The father appealed a final order concerning child support and extraordinary expenses (including the horseback riding lessons, and university and tuition fees), and raised a number of grounds for his appeal, including the claim that original motion judge had failed to read the materials filed prior to the hearing, and had, therefore, brought the administration of justice into disrepute.
The motion judge’s review of the file
The court noted that the motions judge had admitted to only receiving the file on the morning of the child support hearing, and had, in her own words “not had an opportunity to review the materials in any detail.”
The court noted that while this may have been the case, it was “also clear” that the motion judge had taken the opportunity to listen to the arguments made by both parents and to consider the materials that were before her. In addition, she provided the parties with a detailed endorsement which included both her decision as well as her reasoning in reaching that decision.
The court went on to say:
A judge who acknowledges that she has not had an opportunity to read all the materials does not bring the administration of justice into disrepute. There is no merit to this argument and I reject it.
The other issues in dispute
The father had also claimed that the motion judge had erred in ordering him to pay $380 monthly towards the daughter’s horseback riding lessons and had likewise erred in ordering him to pay university tuition and other costs.
While the father had argued that the amount he was paying for the riding lessons was disproportionately high when factoring in circumstances such as his income and that he would suffer hardship if he had to continue making these payments, the court ultimately disagreed for a number of reasons.
Firstly, there was no basis to unilaterally reduce the amount that he was paying in extraordinary expenses. Further, he had been paying this amount prior to a temporary reduction, which indicated that this was a reasonable contribution and should continue to be. Lastly, the “undue hardship” argument is a challenging one to succeed on, with a high test to meet. In this case, the motion judge had been aware of all relevant facts, including the father’s income, and concluded that the $380 was reasonable.
The father’s argument to lower this payment was rejected.
The father had argued that:
- the motion judge did not consider the daughter’s obligation to contribute to her own university education;
- the daughter had unilaterally withdrawn from her relationship with him; and
- the motion judge did not consider the obligation of the daughter’s step-father to contribute to her support.
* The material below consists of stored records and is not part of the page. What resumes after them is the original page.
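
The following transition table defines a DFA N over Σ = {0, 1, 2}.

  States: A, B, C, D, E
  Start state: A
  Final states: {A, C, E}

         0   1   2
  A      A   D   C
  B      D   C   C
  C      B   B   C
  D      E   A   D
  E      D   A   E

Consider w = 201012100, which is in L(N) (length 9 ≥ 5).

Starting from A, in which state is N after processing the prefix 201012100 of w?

E

Run of N on the first 9 characters of w = 2 0 1 0 1 2 1 0 0:
  step 0: A  (start)
  step 1: C  (read 2: A→C)
  step 2: B  (read 0: C→B)
  step 3: C  (read 1: B→C)
  step 4: B  (read 0: C→B)
  step 5: C  (read 1: B→C)
  step 6: C  (read 2: C→C)
  step 7: B  (read 1: C→B)
  step 8: D  (read 0: B→D)
  step 9: E  (read 0: D→E)

After reading 9 characters, N is in state E.
(This kind of state-tracing is the core of the pumping-lemma construction: with 5 states, pigeonhole forces a repeat within the first 5 steps.)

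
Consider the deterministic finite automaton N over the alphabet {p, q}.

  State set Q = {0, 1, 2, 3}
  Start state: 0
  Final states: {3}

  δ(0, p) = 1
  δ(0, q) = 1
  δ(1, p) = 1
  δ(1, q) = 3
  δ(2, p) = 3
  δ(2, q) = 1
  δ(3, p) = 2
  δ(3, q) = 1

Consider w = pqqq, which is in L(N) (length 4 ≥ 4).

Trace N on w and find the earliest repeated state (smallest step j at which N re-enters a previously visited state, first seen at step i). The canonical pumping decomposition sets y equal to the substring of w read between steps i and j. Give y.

qq

State sequence: 0 -p-> 1 -q-> 3 -q-> 1 -q-> 3
First repeat at step 3: 1 was already visited.

So i = 1, j = 3, giving x = w[0:1] = p, y = w[1:3] = qq, z = w[3:4] = q.
Check: |xy| = 3 ≤ 4 and |y| = 2 ≥ 1. Reading y takes N from 1 back to 1, so every xyⁱz is accepted.
Since N has 4 states, any run of length ≥ 4 visits 4+1 states, so by pigeonhole some state repeats within the first 4 steps — that repeat gives the pumpable loop.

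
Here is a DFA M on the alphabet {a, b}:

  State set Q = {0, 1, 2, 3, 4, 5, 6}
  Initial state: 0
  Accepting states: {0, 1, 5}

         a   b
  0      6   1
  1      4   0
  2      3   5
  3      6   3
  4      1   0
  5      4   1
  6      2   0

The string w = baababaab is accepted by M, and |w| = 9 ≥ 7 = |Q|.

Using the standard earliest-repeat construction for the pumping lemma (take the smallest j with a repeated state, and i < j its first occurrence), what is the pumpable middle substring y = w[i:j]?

Run of M on w = b a a b a b a a b:
  step 0: 0  (start)
  step 1: 1  (read b: 0→1)
  step 2: 4  (read a: 1→4)
  step 3: 1  (read a: 4→1)   ← first repeat (1 seen earlier)
  step 4: 0  (read b: 1→0)
  step 5: 6  (read a: 0→6)
  step 6: 0  (read b: 6→0)
  step 7: 6  (read a: 0→6)
  step 8: 2  (read a: 6→2)
  step 9: 5  (read b: 2→5)

So i = 1, j = 3, giving x = w[0:1] = b, y = w[1:3] = aa, z = w[3:9] = babaab.
Check: |xy| = 3 ≤ 7 and |y| = 2 ≥ 1. Reading y takes M from 1 back to 1, so every xyⁱz is accepted.

aa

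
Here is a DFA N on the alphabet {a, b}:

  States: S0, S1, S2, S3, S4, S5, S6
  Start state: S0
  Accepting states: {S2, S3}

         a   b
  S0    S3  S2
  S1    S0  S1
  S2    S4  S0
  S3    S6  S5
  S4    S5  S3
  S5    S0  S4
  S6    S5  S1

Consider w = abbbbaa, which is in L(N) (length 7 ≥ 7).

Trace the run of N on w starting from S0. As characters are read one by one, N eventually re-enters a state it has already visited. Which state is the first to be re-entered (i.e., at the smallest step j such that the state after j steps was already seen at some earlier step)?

State sequence: S0 -a-> S3 -b-> S5 -b-> S4 -b-> S3 -b-> S5 -a-> S0 -a-> S3
First repeat at step 4: S3 was already visited.

The earliest repeat is at step j = 4: N is in S3, which it already visited at step i = 1.
Since N has 7 states, any run of length ≥ 7 visits 7+1 states, so by pigeonhole some state repeats within the first 7 steps — that repeat gives the pumpable loop.

S3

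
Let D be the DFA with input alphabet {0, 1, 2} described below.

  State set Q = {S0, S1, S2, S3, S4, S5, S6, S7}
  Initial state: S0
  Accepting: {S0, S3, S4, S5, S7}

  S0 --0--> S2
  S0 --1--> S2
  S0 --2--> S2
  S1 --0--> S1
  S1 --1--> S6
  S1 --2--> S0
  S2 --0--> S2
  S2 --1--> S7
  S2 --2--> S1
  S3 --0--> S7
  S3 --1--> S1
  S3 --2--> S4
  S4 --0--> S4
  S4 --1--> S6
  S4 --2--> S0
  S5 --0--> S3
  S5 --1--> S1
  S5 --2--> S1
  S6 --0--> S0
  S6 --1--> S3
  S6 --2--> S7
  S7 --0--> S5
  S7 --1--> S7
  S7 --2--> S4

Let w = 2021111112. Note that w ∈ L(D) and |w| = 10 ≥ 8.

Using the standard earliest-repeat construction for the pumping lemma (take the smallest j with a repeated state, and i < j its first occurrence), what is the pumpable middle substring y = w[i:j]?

Run of D on w = 2 0 2 1 1 1 1 1 1 2:
  step 0: S0  (start)
  step 1: S2  (read 2: S0→S2)
  step 2: S2  (read 0: S2→S2)   ← first repeat (S2 seen earlier)
  step 3: S1  (read 2: S2→S1)
  step 4: S6  (read 1: S1→S6)
  step 5: S3  (read 1: S6→S3)
  step 6: S1  (read 1: S3→S1)
  step 7: S6  (read 1: S1→S6)
  step 8: S3  (read 1: S6→S3)
  step 9: S1  (read 1: S3→S1)
  step 10: S0  (read 2: S1→S0)

So i = 1, j = 2, giving x = w[0:1] = 2, y = w[1:2] = 0, z = w[2:10] = 21111112.
Check: |xy| = 2 ≤ 8 and |y| = 1 ≥ 1. Reading y takes D from S2 back to S2, so every xyⁱz is accepted.

0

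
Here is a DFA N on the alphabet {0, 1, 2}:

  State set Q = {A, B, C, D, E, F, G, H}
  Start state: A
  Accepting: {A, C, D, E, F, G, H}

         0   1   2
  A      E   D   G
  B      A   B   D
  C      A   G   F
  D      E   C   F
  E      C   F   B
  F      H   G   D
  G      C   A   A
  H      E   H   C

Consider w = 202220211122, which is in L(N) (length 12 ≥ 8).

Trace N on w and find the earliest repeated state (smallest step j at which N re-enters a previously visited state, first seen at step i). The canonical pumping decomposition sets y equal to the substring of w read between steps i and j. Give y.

State sequence: A -2-> G -0-> C -2-> F -2-> D -2-> F -0-> H -2-> C -1-> G -1-> A -1-> D -2-> F -2-> D
First repeat at step 5: F was already visited.

So i = 3, j = 5, giving x = w[0:3] = 202, y = w[3:5] = 22, z = w[5:12] = 0211122.
Check: |xy| = 5 ≤ 8 and |y| = 2 ≥ 1. Reading y takes N from F back to F, so every xyⁱz is accepted.
Pumping length from the standard proof: p = 8 (the number of states). The repeated state found above gives |xy| = j ≤ 8 and |y| = j − i ≥ 1.

22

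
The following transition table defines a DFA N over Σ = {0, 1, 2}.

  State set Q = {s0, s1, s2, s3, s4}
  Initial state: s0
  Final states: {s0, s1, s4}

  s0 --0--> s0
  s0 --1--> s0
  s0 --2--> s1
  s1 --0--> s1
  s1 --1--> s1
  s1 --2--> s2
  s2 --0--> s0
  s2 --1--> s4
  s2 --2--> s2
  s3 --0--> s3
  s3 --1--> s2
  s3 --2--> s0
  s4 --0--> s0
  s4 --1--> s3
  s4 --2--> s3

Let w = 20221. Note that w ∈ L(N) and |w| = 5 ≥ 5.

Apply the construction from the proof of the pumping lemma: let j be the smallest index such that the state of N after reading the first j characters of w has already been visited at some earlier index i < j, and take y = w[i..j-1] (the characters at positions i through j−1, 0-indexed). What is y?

Run of N on w = 2 0 2 2 1:
  step 0: s0  (start)
  step 1: s1  (read 2: s0→s1)
  step 2: s1  (read 0: s1→s1)   ← first repeat (s1 seen earlier)
  step 3: s2  (read 2: s1→s2)
  step 4: s2  (read 2: s2→s2)
  step 5: s4  (read 1: s2→s4)

So i = 1, j = 2, giving x = w[0:1] = 2, y = w[1:2] = 0, z = w[2:5] = 221.
Check: |xy| = 2 ≤ 5 and |y| = 1 ≥ 1. Reading y takes N from s1 back to s1, so every xyⁱz is accepted.
Pumping length from the standard proof: p = 5 (the number of states). The repeated state found above gives |xy| = j ≤ 5 and |y| = j − i ≥ 1.

0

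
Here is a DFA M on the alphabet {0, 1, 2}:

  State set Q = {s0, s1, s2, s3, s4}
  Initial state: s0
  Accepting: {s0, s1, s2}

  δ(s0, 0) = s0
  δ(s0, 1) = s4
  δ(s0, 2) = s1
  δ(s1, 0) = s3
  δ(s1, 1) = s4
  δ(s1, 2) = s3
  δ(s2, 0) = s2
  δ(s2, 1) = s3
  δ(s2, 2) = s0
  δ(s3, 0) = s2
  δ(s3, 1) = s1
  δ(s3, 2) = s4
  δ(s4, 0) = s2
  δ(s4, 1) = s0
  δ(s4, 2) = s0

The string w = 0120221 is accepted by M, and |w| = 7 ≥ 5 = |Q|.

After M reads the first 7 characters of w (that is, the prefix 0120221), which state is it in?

State sequence: s0 -0-> s0 -1-> s4 -2-> s0 -0-> s0 -2-> s1 -2-> s3 -1-> s1

After reading 7 characters, M is in state s1.
(This kind of state-tracing is the core of the pumping-lemma construction: with 5 states, pigeonhole forces a repeat within the first 5 steps.)

s1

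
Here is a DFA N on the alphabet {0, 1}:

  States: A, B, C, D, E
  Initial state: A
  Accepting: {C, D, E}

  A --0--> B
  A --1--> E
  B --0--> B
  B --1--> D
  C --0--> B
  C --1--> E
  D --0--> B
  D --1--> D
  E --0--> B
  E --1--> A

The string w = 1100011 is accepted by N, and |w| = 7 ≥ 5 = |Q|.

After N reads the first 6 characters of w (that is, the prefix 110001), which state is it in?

D

Run of N on the first 6 characters of w = 1 1 0 0 0 1:
  step 0: A  (start)
  step 1: E  (read 1: A→E)
  step 2: A  (read 1: E→A)
  step 3: B  (read 0: A→B)
  step 4: B  (read 0: B→B)
  step 5: B  (read 0: B→B)
  step 6: D  (read 1: B→D)

After reading 6 characters, N is in state D.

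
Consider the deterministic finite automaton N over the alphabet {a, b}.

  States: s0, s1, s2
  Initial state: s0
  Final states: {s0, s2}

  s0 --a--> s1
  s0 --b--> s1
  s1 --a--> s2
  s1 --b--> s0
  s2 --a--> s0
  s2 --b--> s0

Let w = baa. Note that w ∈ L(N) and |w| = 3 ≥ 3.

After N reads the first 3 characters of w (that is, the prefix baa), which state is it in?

s0

Run of N on the first 3 characters of w = b a a:
  step 0: s0  (start)
  step 1: s1  (read b: s0→s1)
  step 2: s2  (read a: s1→s2)
  step 3: s0  (read a: s2→s0)

After reading 3 characters, N is in state s0.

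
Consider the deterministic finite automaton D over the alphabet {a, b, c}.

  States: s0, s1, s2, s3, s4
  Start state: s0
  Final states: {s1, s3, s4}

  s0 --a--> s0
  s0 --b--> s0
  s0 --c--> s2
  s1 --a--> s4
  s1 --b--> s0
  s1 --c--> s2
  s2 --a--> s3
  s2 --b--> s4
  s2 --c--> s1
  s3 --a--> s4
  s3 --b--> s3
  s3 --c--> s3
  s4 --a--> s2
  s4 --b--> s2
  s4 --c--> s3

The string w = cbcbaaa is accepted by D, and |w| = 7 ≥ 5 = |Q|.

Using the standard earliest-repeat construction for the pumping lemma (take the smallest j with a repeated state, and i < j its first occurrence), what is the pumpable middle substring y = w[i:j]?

b

State sequence: s0 -c-> s2 -b-> s4 -c-> s3 -b-> s3 -a-> s4 -a-> s2 -a-> s3
First repeat at step 4: s3 was already visited.

So i = 3, j = 4, giving x = w[0:3] = cbc, y = w[3:4] = b, z = w[4:7] = aaa.
Check: |xy| = 4 ≤ 5 and |y| = 1 ≥ 1. Reading y takes D from s3 back to s3, so every xyⁱz is accepted.
Since D has 5 states, any run of length ≥ 5 visits 5+1 states, so by pigeonhole some state repeats within the first 5 steps — that repeat gives the pumpable loop.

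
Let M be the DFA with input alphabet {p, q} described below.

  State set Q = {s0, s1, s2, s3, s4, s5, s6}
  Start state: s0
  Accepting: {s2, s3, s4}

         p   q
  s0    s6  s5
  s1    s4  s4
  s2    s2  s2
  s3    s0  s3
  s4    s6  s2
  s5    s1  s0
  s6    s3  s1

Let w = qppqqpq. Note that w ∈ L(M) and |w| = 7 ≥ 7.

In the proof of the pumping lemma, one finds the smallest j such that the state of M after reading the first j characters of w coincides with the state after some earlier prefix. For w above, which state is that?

s2

Run of M on w = q p p q q p q:
  step 0: s0  (start)
  step 1: s5  (read q: s0→s5)
  step 2: s1  (read p: s5→s1)
  step 3: s4  (read p: s1→s4)
  step 4: s2  (read q: s4→s2)
  step 5: s2  (read q: s2→s2)   ← first repeat (s2 seen earlier)
  step 6: s2  (read p: s2→s2)
  step 7: s2  (read q: s2→s2)

The earliest repeat is at step j = 5: M is in s2, which it already visited at step i = 4.
With |Q| = 7, pigeonhole forces a state repeat no later than step 7; the substring read between the first and second visits to that state can be pumped.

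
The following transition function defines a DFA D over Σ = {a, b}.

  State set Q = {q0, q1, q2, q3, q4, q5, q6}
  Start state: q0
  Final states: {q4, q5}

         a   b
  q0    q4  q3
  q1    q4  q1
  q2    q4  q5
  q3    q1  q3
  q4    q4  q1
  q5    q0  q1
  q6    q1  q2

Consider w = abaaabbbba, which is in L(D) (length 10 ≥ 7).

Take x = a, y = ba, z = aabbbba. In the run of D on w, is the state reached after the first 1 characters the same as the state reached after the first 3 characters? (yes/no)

Run of D on the first 3 characters of w = a b a:
  step 0: q0  (start)
  step 1: q4  (read a: q0→q4)
  step 2: q1  (read b: q4→q1)
  step 3: q4  (read a: q1→q4)

After x (step 1): q4. After xy (step 3): q4.
They match, so y = ba drives D around a cycle from q4 back to itself; pumping y any number of times keeps D in q4 before reading z, and xyⁱz ∈ L(D) for every i ≥ 0.

yes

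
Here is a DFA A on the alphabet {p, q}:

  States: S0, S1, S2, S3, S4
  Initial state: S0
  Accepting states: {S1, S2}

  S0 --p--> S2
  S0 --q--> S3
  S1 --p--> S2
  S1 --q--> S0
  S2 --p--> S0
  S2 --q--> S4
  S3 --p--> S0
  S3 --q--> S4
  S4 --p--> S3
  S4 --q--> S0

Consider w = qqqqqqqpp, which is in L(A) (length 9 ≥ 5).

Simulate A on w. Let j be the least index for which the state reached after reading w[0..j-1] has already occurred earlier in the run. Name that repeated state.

Run of A on w = q q q q q q q p p:
  step 0: S0  (start)
  step 1: S3  (read q: S0→S3)
  step 2: S4  (read q: S3→S4)
  step 3: S0  (read q: S4→S0)   ← first repeat (S0 seen earlier)
  step 4: S3  (read q: S0→S3)
  step 5: S4  (read q: S3→S4)
  step 6: S0  (read q: S4→S0)
  step 7: S3  (read q: S0→S3)
  step 8: S0  (read p: S3→S0)
  step 9: S2  (read p: S0→S2)

The earliest repeat is at step j = 3: A is in S0, which it already visited at step i = 0.
With |Q| = 5, pigeonhole forces a state repeat no later than step 5; the substring read between the first and second visits to that state can be pumped.

S0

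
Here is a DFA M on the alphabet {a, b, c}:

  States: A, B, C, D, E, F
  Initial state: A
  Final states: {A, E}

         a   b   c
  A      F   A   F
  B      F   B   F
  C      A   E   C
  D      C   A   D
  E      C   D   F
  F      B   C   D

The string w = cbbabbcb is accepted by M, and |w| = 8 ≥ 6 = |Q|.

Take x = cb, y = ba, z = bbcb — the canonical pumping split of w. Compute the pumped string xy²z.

xy^2z = cb·ba·ba·bbcb = cbbababbcb.
Reading y = ba takes M from C back to C, so after x·y·y the machine is still in C, and z then leads to the accepting state A. Hence cbbababbcb ∈ L(M).

cbbababbcb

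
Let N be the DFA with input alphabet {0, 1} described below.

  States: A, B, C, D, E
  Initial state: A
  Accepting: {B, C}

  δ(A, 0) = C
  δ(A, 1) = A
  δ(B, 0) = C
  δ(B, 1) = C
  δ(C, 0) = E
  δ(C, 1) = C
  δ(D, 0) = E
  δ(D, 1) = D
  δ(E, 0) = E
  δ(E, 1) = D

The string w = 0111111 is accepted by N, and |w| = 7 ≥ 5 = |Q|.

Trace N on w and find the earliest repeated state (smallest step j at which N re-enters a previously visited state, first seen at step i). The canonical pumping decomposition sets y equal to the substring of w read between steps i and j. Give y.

1

Run of N on w = 0 1 1 1 1 1 1:
  step 0: A  (start)
  step 1: C  (read 0: A→C)
  step 2: C  (read 1: C→C)   ← first repeat (C seen earlier)
  step 3: C  (read 1: C→C)
  step 4: C  (read 1: C→C)
  step 5: C  (read 1: C→C)
  step 6: C  (read 1: C→C)
  step 7: C  (read 1: C→C)

So i = 1, j = 2, giving x = w[0:1] = 0, y = w[1:2] = 1, z = w[2:7] = 11111.
Check: |xy| = 2 ≤ 5 and |y| = 1 ≥ 1. Reading y takes N from C back to C, so every xyⁱz is accepted.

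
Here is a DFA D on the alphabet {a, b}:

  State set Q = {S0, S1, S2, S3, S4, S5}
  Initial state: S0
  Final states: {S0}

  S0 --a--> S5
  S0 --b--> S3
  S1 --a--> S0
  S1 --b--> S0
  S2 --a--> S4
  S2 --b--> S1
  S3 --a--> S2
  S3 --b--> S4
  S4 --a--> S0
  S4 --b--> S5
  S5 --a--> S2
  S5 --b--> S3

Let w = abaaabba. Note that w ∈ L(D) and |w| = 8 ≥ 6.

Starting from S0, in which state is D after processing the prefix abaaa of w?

S0

State sequence: S0 -a-> S5 -b-> S3 -a-> S2 -a-> S4 -a-> S0

After reading 5 characters, D is in state S0.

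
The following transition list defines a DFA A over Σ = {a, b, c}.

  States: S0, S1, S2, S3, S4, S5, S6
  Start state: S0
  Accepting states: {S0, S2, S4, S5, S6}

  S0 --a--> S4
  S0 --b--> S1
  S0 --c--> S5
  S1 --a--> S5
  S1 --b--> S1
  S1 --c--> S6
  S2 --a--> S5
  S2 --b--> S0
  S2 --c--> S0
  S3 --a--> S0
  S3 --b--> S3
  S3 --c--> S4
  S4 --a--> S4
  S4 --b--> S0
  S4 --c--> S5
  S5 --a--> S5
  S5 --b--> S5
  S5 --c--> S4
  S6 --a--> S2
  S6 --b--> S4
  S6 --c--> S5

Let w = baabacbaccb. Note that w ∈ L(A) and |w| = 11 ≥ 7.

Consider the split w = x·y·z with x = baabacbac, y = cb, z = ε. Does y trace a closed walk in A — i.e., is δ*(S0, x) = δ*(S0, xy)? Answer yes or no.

no

State sequence: S0 -b-> S1 -a-> S5 -a-> S5 -b-> S5 -a-> S5 -c-> S4 -b-> S0 -a-> S4 -c-> S5 -c-> S4 -b-> S0

After x (step 9): S5. After xy (step 11): S0.
They differ (S5 ≠ S0), so y is not a cycle from the state after x; this split is not the one the pumping-lemma construction produces, and pumping y need not keep the string in L(A).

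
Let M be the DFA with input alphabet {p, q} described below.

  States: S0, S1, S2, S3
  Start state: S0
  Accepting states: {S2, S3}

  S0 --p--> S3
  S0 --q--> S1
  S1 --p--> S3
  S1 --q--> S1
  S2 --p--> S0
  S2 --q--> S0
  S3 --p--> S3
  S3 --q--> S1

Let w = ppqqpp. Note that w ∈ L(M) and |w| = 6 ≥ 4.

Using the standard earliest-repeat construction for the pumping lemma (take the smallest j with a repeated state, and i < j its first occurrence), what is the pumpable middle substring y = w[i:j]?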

The court disagreed on all of these points, noting that:
- The motion’s judge had factored in the daughter’s responsibility to pay for part of her university expenses;
- The daughter had never had a relationship with the father. As such, it could not have been her unilateral decision to terminate her relationship with him. Rather, the father made the decision not to have a relationship with her;
- The stepfather and the mother are no longer living together. As such, there is no separate obligation on the stepfather to contribute to child support. Further, had the father wanted to pursue the stepfather for contributions to the daughter’s university tuition, he could have added the stepfather as a party. He chose not to do so.
This ground of appeal therefore also failed.